Video—Physics of Oil Recovery
To increase the yield of an oil well, companies sometimes send pressurized liquid underground to flush the remaining oil out of the pores in the rock (this is different from “fracking,” which opens up new spaces in the rock). French researchers have now observed an idealized version of this process in a square array of fluid channels and found four distinct patterns of the flow, depending on the flow rate. The team explains the four regimes by analyzing the small-scale interactions between the fluids and the solid surfaces. The results will help oil engineers optimize the oil recovery process.
The French oil company Total wanted to better understand their so-called enhanced oil recovery process, so they partnered with physicist Denis Bartolo of the École Normale Supérieure in Lyon, France, and his colleagues. To study the process, the team filled a two-dimensional array of 80-micrometer-wide channels with silicone oil and then forced water, which contained a dye, through the structure. As they varied the flow rate over a range that corresponds to flow rates in real oil wells, their video recordings showed clear transitions among four different types of flow.
At the lowest flow rates (regime A), water fully fills the channels and maintains a single, compact domain.

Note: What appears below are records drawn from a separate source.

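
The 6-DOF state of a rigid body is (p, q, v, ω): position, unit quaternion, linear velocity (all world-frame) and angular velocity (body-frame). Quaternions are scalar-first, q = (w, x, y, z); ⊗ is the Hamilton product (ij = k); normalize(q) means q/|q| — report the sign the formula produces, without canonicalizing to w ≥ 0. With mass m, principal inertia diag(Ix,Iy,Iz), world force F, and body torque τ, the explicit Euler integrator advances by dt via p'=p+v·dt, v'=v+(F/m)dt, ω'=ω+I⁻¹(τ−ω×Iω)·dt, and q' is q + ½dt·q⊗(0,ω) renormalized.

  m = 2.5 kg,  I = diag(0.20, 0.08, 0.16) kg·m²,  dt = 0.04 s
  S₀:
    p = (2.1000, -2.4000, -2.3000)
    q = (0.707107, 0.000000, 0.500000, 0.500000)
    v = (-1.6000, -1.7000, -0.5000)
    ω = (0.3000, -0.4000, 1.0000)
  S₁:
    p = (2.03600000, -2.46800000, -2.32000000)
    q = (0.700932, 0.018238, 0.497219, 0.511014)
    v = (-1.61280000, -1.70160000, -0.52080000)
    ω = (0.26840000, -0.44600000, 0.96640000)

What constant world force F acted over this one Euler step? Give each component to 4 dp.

F = (-0.8000, -0.1000, -1.3000)

velocity change Δv = (-0.01280000, -0.00160000, -0.02080000)
m·(v₁−v₀)/dt = (-0.8000, -0.1000, -1.3000)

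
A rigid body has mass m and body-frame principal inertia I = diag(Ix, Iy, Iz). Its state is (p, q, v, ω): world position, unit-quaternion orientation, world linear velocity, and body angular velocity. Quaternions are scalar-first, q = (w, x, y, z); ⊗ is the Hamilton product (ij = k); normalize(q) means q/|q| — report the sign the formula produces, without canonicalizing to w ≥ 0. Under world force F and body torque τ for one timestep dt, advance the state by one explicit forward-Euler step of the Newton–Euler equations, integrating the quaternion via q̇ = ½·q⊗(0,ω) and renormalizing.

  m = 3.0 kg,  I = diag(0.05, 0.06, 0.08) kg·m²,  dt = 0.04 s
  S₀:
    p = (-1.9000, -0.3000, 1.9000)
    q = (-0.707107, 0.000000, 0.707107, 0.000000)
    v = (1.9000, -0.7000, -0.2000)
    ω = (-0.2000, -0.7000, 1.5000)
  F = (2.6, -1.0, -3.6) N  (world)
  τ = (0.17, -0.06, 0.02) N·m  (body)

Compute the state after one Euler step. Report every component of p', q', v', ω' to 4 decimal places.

linear accel F/m = (0.8667, -0.3333, -1.2000)
new position p' = (-1.8240, -0.3280, 1.8920)
v' = v + a·dt = (1.9347, -0.7133, -0.2480)
precession coupling ω×(Iω) = (-0.0210, 0.0090, 0.0014)
(τ − ω×Iω)/I = (3.8200, -1.1500, 0.2325)
ω' = ω + α·dt = (-0.0472, -0.7460, 1.5093)
Hamilton product q⊗(0,ω) = (0.4949749, 1.2020819, 0.4949749, -0.9192391)
updated quaternion q' = (-0.6968, 0.0240, 0.7166, -0.0184)

p' = (-1.8240, -0.3280, 1.8920)
q' = (-0.6968, 0.0240, 0.7166, -0.0184)
v' = (1.9347, -0.7133, -0.2480)
ω' = (-0.0472, -0.7460, 1.5093)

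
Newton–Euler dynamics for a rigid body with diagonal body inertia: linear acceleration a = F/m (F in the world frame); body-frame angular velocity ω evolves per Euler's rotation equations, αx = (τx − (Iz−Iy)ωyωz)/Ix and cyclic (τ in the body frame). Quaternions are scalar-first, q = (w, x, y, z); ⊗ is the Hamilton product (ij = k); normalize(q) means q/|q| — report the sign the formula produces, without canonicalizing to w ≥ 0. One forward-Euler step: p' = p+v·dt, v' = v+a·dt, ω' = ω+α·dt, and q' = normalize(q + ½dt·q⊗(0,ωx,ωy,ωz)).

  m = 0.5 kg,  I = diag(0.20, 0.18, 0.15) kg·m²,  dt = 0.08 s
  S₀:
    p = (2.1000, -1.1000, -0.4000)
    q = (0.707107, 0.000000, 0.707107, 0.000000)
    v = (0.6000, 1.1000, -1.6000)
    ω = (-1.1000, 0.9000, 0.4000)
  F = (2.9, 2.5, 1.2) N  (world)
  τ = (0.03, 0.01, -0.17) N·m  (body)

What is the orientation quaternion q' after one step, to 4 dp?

q' = (0.6805, -0.0198, 0.7313, 0.0424)

Hamilton product q⊗(0,ω) = (-0.6363963, -0.4949749, 0.6363963, 1.0606605)
q' = normalize(q + ½dt·q⊗(0,ω)) = (0.6805, -0.0198, 0.7313, 0.0424)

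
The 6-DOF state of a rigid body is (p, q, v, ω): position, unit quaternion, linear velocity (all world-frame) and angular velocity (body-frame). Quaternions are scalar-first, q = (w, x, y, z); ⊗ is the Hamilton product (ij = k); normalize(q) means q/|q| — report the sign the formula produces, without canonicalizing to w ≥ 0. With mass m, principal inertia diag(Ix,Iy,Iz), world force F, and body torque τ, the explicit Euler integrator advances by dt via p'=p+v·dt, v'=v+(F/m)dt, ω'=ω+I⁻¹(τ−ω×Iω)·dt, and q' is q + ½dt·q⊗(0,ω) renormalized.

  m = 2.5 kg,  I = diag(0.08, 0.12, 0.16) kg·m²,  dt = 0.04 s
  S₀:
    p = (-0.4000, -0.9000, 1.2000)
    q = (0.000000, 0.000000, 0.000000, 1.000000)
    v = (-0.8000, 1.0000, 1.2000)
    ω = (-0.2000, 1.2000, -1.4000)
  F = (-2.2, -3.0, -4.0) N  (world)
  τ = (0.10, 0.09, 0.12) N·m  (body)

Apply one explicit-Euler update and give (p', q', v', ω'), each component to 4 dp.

p + v·dt = (-0.4320, -0.8600, 1.2480)
v' = v + a·dt = (-0.8352, 0.9520, 1.1360)
precession coupling ω×(Iω) = (-0.0672, -0.0224, -0.0096)
(τ − ω×Iω)/I = (2.0900, 0.9367, 0.8100)
ω + α·dt = (-0.1164, 1.2375, -1.3676)
Hamilton product q⊗(0,ω) = (1.4000000, -1.2000000, -0.2000000, 0.0000000)
q + ½dt·q⊗(0,ω), renormalized = (0.0280, -0.0240, -0.0040, 0.9993)

p' = (-0.4320, -0.8600, 1.2480)
q' = (0.0280, -0.0240, -0.0040, 0.9993)
v' = (-0.8352, 0.9520, 1.1360)
ω' = (-0.1164, 1.2375, -1.3676)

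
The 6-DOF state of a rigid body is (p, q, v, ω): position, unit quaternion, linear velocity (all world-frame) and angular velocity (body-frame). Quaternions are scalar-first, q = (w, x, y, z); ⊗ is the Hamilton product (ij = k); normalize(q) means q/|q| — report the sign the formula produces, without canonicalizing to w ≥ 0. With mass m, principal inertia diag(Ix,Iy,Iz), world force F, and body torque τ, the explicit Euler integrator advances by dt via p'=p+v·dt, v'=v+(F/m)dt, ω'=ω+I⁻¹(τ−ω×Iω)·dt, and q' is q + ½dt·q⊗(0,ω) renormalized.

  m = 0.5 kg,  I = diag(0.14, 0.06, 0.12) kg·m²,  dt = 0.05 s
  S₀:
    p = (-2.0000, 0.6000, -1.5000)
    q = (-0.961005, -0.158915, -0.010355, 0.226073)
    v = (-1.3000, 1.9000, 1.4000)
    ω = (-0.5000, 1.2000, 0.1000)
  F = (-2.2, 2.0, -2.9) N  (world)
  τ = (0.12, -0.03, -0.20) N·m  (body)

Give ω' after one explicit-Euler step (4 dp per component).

gyro term ω×Iω = (0.0072, -0.0010, 0.0480)
α = I⁻¹(τ − ω×Iω) = (0.8057, -0.4833, -2.0667)
ω' = ω + α·dt = (-0.4597, 1.1758, -0.0033)

ω' = (-0.4597, 1.1758, -0.0033)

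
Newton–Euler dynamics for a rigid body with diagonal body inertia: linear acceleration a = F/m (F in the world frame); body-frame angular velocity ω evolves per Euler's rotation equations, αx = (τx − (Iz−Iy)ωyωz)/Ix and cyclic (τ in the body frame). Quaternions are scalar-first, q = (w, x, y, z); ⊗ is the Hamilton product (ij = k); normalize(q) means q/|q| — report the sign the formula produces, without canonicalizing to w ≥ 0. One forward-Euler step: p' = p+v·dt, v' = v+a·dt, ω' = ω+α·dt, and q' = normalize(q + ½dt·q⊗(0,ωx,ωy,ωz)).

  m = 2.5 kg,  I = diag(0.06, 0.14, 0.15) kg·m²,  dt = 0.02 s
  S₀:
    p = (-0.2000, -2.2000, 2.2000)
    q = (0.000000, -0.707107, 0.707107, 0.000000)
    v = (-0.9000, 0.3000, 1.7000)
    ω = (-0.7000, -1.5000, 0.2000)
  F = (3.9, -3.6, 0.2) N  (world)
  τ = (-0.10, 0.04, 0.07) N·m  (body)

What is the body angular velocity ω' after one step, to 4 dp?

ω' = (-0.7323, -1.4961, 0.1981)

ω×(Iω) gyroscopic = (-0.0030, 0.0126, 0.0840)
(τ − ω×Iω)/I = (-1.6167, 0.1957, -0.0933)
ω + α·dt = (-0.7323, -1.4961, 0.1981)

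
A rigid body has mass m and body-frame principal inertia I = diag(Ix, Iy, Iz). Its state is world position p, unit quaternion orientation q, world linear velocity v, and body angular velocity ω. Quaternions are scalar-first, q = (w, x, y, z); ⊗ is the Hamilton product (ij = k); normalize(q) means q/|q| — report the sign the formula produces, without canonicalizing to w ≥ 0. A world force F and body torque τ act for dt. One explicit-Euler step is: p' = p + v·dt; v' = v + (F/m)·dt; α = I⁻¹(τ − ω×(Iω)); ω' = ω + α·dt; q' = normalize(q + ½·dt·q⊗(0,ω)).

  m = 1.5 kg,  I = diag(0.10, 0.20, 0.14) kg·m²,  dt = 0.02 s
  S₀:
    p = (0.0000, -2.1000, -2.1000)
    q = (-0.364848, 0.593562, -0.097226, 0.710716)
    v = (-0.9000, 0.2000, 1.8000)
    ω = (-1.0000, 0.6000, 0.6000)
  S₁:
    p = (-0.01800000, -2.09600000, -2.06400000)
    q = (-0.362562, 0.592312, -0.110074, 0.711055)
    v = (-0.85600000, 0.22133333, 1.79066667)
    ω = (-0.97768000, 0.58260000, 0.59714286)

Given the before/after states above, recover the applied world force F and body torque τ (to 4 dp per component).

F = (3.3000, 1.6000, -0.7000)
τ = (0.0900, -0.1500, -0.0800)

Δv = v₁−v₀ = (0.04400000, 0.02133333, -0.00933333)
applied force F = (3.3000, 1.6000, -0.7000)
rate change Δω = (0.02232000, -0.01740000, -0.00285714)
applied torque τ = (0.0900, -0.1500, -0.0800)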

As the flow rate increases (regimes B, C, and D), the pattern takes various forms due to changes in the water/oil interface. In B, oil is not completely swept out of the channels, leaving droplets along walls and especially at channel intersections. In C, at higher flow rates, these blobs coalesce, just as the drops from a dripping faucet merge into a stream when the flow is increased. The researchers conclude that for optimal, cost-effective oil extraction, engineers face a trade-off: the highest flow rates extract the most oil, but the oil volume extracted per unit of injected water decreases with increasing flow rate.
This research is published in Physical Review Letters.
David Ehrenstein is a Senior Editor for Physics.